Conversations on Great Contemporary Literature
Thursday, February 5th at 7pm
at Idlewild Books (12 W. 19th Street New York, NY)
Discussion of Miguel de Cervantes's Don Quixote with translator Edith Grossman and Eduardo Lago.
Edith Grossman is a prize-winning translator of Latin American and Spanish literature, ranging from her acclaimed translation of "Don Quixote" and poetry of the Spanish Golden Age to contemporary works by Gabriel García Márquez, Mario Vargas Llosa, Carlos Fuentes, Antonio Muñoz Molina, Mayra Montero, and Alvaro Mutis. The recipient of Woodrow Wilson, Fulbright, and Guggenheim fellowships, in 2006 Grossman was awarded the PEN/Ralph Manheim Medal for Translation, and in 2007 she received an award in literature from the American Academy of Arts and Letters. She lives in Manhattan and has two sons, both of whom are musicians.
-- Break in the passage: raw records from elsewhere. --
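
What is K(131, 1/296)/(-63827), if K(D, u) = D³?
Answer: -2248091/63827 ≈ -35.222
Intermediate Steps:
K(131, 1/296)/(-63827) = 131³/(-63827) = 2248091*(-1/63827) = -2248091/63827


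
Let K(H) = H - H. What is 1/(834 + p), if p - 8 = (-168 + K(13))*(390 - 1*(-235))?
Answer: -1/104158 ≈ -9.6008e-6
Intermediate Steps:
K(H) = 0
p = -104992 (p = 8 + (-168 + 0)*(390 - 1*(-235)) = 8 - 168*(390 + 235) = 8 - 168*625 = 8 - 105000 = -104992)
1/(834 + p) = 1/(834 - 104992) = 1/(-104158) = -1/104158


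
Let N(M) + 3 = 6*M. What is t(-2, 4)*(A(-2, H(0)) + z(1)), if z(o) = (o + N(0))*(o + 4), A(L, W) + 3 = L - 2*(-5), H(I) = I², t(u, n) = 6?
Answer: -30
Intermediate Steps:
N(M) = -3 + 6*M
A(L, W) = 7 + L (A(L, W) = -3 + (L - 2*(-5)) = -3 + (L + 10) = -3 + (10 + L) = 7 + L)
z(o) = (-3 + o)*(4 + o) (z(o) = (o + (-3 + 6*0))*(o + 4) = (o + (-3 + 0))*(4 + o) = (o - 3)*(4 + o) = (-3 + o)*(4 + o))
t(-2, 4)*(A(-2, H(0)) + z(1)) = 6*((7 - 2) + (-12 + 1 + 1²)) = 6*(5 + (-12 + 1 + 1)) = 6*(5 - 10) = 6*(-5) = -30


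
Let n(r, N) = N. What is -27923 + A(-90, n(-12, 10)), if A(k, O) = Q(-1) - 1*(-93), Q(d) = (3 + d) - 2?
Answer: -27830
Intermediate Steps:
Q(d) = 1 + d
A(k, O) = 93 (A(k, O) = (1 - 1) - 1*(-93) = 0 + 93 = 93)
-27923 + A(-90, n(-12, 10)) = -27923 + 93 = -27830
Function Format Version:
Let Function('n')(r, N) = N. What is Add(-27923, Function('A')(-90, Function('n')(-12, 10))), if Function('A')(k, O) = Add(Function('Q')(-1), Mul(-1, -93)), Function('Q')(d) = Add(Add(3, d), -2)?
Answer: -27830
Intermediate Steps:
Function('Q')(d) = Add(1, d)
Function('A')(k, O) = 93 (Function('A')(k, O) = Add(Add(1, -1), Mul(-1, -93)) = Add(0, 93) = 93)
Add(-27923, Function('A')(-90, Function('n')(-12, 10))) = Add(-27923, 93) = -27830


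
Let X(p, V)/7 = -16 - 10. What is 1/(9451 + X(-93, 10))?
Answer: 1/9269 ≈ 0.00010789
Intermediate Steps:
X(p, V) = -182 (X(p, V) = 7*(-16 - 10) = 7*(-26) = -182)
1/(9451 + X(-93, 10)) = 1/(9451 - 182) = 1/9269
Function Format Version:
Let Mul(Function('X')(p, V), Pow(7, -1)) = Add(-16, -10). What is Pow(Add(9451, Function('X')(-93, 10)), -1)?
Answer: Rational(1, 9269) ≈ 0.00010789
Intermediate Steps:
Function('X')(p, V) = -182 (Function('X')(p, V) = Mul(7, Add(-16, -10)) = Mul(7, -26) = -182)
Pow(Add(9451, Function('X')(-93, 10)), -1) = Pow(Add(9451, -182), -1) = Pow(9269, -1) = Rational(1, 9269)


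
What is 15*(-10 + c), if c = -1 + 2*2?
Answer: -105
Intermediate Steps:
c = 3 (c = -1 + 4 = 3)
15*(-10 + c) = 15*(-10 + 3) = 15*(-7) = -105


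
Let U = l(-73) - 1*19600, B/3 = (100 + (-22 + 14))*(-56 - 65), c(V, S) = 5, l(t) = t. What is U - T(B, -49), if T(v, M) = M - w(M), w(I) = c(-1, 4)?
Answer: -19619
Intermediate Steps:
B = -33396 (B = 3*((100 + (-22 + 14))*(-56 - 65)) = 3*((100 - 8)*(-121)) = 3*(92*(-121)) = 3*(-11132) = -33396)
w(I) = 5
U = -19673 (U = -73 - 1*19600 = -73 - 19600 = -19673)
T(v, M) = -5 + M (T(v, M) = M - 1*5 = M - 5 = -5 + M)
U - T(B, -49) = -19673 - (-5 - 49) = -19673 - 1*(-54) = -19673 + 54 = -19619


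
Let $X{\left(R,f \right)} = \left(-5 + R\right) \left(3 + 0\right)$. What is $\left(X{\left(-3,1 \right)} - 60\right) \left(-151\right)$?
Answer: $12684$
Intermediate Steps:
$X{\left(R,f \right)} = -15 + 3 R$ ($X{\left(R,f \right)} = \left(-5 + R\right) 3 = -15 + 3 R$)
$\left(X{\left(-3,1 \right)} - 60\right) \left(-151\right) = \left(\left(-15 + 3 \left(-3\right)\right) - 60\right) \left(-151\right) = \left(\left(-15 - 9\right) - 60\right) \left(-151\right) = \left(-24 - 60\right) \left(-151\right) = \left(-84\right) \left(-151\right) = 12684$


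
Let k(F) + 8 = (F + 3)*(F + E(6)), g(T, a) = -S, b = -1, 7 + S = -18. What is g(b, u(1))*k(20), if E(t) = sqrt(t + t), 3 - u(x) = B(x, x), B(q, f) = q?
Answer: 11300 + 1150*sqrt(3) ≈ 13292.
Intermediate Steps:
u(x) = 3 - x
S = -25 (S = -7 - 18 = -25)
g(T, a) = 25 (g(T, a) = -1*(-25) = 25)
E(t) = sqrt(2)*sqrt(t) (E(t) = sqrt(2*t) = sqrt(2)*sqrt(t))
k(F) = -8 + (3 + F)*(F + 2*sqrt(3)) (k(F) = -8 + (F + 3)*(F + sqrt(2)*sqrt(6)) = -8 + (3 + F)*(F + 2*sqrt(3)))
g(b, u(1))*k(20) = 25*(-8 + 20**2 + 3*20 + 6*sqrt(3) + 2*20*sqrt(3)) = 25*(-8 + 400 + 60 + 6*sqrt(3) + 40*sqrt(3)) = 25*(452 + 46*sqrt(3)) = 11300 + 1150*sqrt(3)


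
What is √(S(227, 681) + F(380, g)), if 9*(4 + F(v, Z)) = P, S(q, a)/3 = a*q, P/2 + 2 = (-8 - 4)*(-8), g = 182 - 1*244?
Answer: √4174001/3 ≈ 681.01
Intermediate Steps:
g = -62 (g = 182 - 244 = -62)
P = 188 (P = -4 + 2*((-8 - 4)*(-8)) = -4 + 2*(-12*(-8)) = -4 + 2*96 = -4 + 192 = 188)
S(q, a) = 3*a*q (S(q, a) = 3*(a*q) = 3*a*q)
F(v, Z) = 152/9 (F(v, Z) = -4 + (⅑)*188 = -4 + 188/9 = 152/9)
√(S(227, 681) + F(380, g)) = √(3*681*227 + 152/9) = √(463761 + 152/9) = √(4174001/9) = √4174001/3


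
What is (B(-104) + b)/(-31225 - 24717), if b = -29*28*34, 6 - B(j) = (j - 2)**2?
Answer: 19419/27971 ≈ 0.69425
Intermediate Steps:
B(j) = 6 - (-2 + j)**2 (B(j) = 6 - (j - 2)**2 = 6 - (-2 + j)**2)
b = -27608 (b = -812*34 = -27608)
(B(-104) + b)/(-31225 - 24717) = ((6 - (-2 - 104)**2) - 27608)/(-31225 - 24717) = ((6 - 1*(-106)**2) - 27608)/(-55942) = ((6 - 1*11236) - 27608)*(-1/55942) = ((6 - 11236) - 27608)*(-1/55942) = (-11230 - 27608)*(-1/55942) = -38838*(-1/55942) = 19419/27971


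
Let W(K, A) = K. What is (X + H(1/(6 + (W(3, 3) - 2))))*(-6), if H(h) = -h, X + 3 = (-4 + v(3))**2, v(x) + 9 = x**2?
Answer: -540/7 ≈ -77.143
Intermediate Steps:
v(x) = -9 + x**2
X = 13 (X = -3 + (-4 + (-9 + 3**2))**2 = -3 + (-4 + (-9 + 9))**2 = -3 + (-4 + 0)**2 = -3 + (-4)**2 = -3 + 16 = 13)
(X + H(1/(6 + (W(3, 3) - 2))))*(-6) = (13 - 1/(6 + (3 - 2)))*(-6) = (13 - 1/(6 + 1))*(-6) = (13 - 1/7)*(-6) = (90/7)*(-6) = -540/7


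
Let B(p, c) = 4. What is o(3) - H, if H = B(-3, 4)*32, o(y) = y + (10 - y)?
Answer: -118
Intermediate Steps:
o(y) = 10
H = 128 (H = 4*32 = 128)
o(3) - H = 10 - 1*128 = 10 - 128 = -118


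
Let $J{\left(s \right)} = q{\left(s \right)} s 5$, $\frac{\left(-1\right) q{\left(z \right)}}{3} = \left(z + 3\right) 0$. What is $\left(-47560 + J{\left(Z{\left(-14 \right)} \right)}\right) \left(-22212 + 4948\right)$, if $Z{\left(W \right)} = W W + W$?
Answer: $821075840$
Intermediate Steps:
$Z{\left(W \right)} = W + W^{2}$ ($Z{\left(W \right)} = W^{2} + W = W + W^{2}$)
$q{\left(z \right)} = 0$ ($q{\left(z \right)} = - 3 \left(z + 3\right) 0 = - 3 \left(3 + z\right) 0 = \left(-3\right) 0 = 0$)
$J{\left(s \right)} = 0$ ($J{\left(s \right)} = 0 s 5 = 0 \cdot 5 = 0$)
$\left(-47560 + J{\left(Z{\left(-14 \right)} \right)}\right) \left(-22212 + 4948\right) = \left(-47560 + 0\right) \left(-22212 + 4948\right) = \left(-47560\right) \left(-17264\right) = 821075840$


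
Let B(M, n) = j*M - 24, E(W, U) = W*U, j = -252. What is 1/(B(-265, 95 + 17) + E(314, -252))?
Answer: -1/12372 ≈ -8.0828e-5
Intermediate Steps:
E(W, U) = U*W
B(M, n) = -24 - 252*M (B(M, n) = -252*M - 24 = -24 - 252*M)
1/(B(-265, 95 + 17) + E(314, -252)) = 1/((-24 - 252*(-265)) - 252*314) = 1/((-24 + 66780) - 79128) = 1/(66756 - 79128) = 1/(-12372) = -1/12372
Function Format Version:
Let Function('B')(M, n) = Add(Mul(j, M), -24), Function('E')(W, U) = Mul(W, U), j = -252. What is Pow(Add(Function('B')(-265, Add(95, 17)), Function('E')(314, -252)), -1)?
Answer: Rational(-1, 12372) ≈ -8.0828e-5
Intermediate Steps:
Function('E')(W, U) = Mul(U, W)
Function('B')(M, n) = Add(-24, Mul(-252, M)) (Function('B')(M, n) = Add(Mul(-252, M), -24) = Add(-24, Mul(-252, M)))
Pow(Add(Function('B')(-265, Add(95, 17)), Function('E')(314, -252)), -1) = Pow(Add(Add(-24, Mul(-252, -265)), Mul(-252, 314)), -1) = Pow(Add(Add(-24, 66780), -79128), -1) = Pow(Add(66756, -79128), -1) = Pow(-12372, -1) = Rational(-1, 12372)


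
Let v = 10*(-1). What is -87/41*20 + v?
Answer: -2150/41 ≈ -52.439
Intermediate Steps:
v = -10
-87/41*20 + v = -87/41*20 - 10 = -1740/41 - 10 = -2150/41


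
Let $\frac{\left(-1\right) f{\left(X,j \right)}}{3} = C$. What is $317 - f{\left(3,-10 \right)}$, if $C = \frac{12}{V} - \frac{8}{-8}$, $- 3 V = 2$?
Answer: $266$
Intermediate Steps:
$V = - \frac{2}{3}$ ($V = \left(- \frac{1}{3}\right) 2 = - \frac{2}{3} \approx -0.66667$)
$C = -17$ ($C = \frac{12}{- \frac{2}{3}} - \frac{8}{-8} = 12 \left(- \frac{3}{2}\right) - -1 = -18 + 1 = -17$)
$f{\left(X,j \right)} = 51$ ($f{\left(X,j \right)} = \left(-3\right) \left(-17\right) = 51$)
$317 - f{\left(3,-10 \right)} = 317 - 51 = 266$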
A resident of New York City for the last 21 years, Eduardo Lago has translated works by Henry James, Hamlin Garland, John Barth, Sylvia Plath, William Dean Howells, Christopher Isherwood, and Junot Diaz, among many other authors. He is a tenured member of the faculty at Sarah Lawrence College, where he has taught since 1993. The author of many articles and essays, in 2001 he was awarded the prestigious Bartolomé March Award for Excellence in Literary Criticism for a comparative study of the three existing Spanish versions of James Joyce's Ulysses. A regular contributor for El País and The Madrid Review of Books, among other publications, he has authored numerous interviews with important North American writers and critics, including Philip Roth, John Barth, David Foster Wallace, Don DeLillo, Jonathan Frazen, Joyce Carol Oates, Salman Rushdie, Richard Ford, Paul Auster, Toni Morrison, Harold Bloom, Edward Said, and Norman Mailer, among many others. His books include Cuaderno de México, (Mexican Notebook), a personal memoir of a trip to Chiapas, and Cuentos Dispersos, (Scattered Tales), both published in 2000. In January 2006 Eduardo Lago was awarded the Nadal Prize, Spain's oldest and most prestigious literary award for his first novel Llámame Brooklyn (Call Me Brooklyn). Subsequently, the novel won the 2007 City of Barcelona Literary Prize for Literature, the 2007 National Critics'Award, and the 2007 Lara Foundation Award for Best Critical Reception. Llámame Brooklyn has been translated into twelve languages, including French, Italian and Hebrew, but not into English. Last October he published Ladrón de mapas (Map Thief), about which a prominent critic has said: "Normally, authors, editors and publishers will label short story collections as novels, for commercial reasons. For reasons beyond my grasp, Lago insists in defining his new novel as a collection of short stories". Eduardo Lago has been the Executive Director of Instituto Cervantes, the Spanish Cultural Center in New York since September 2006.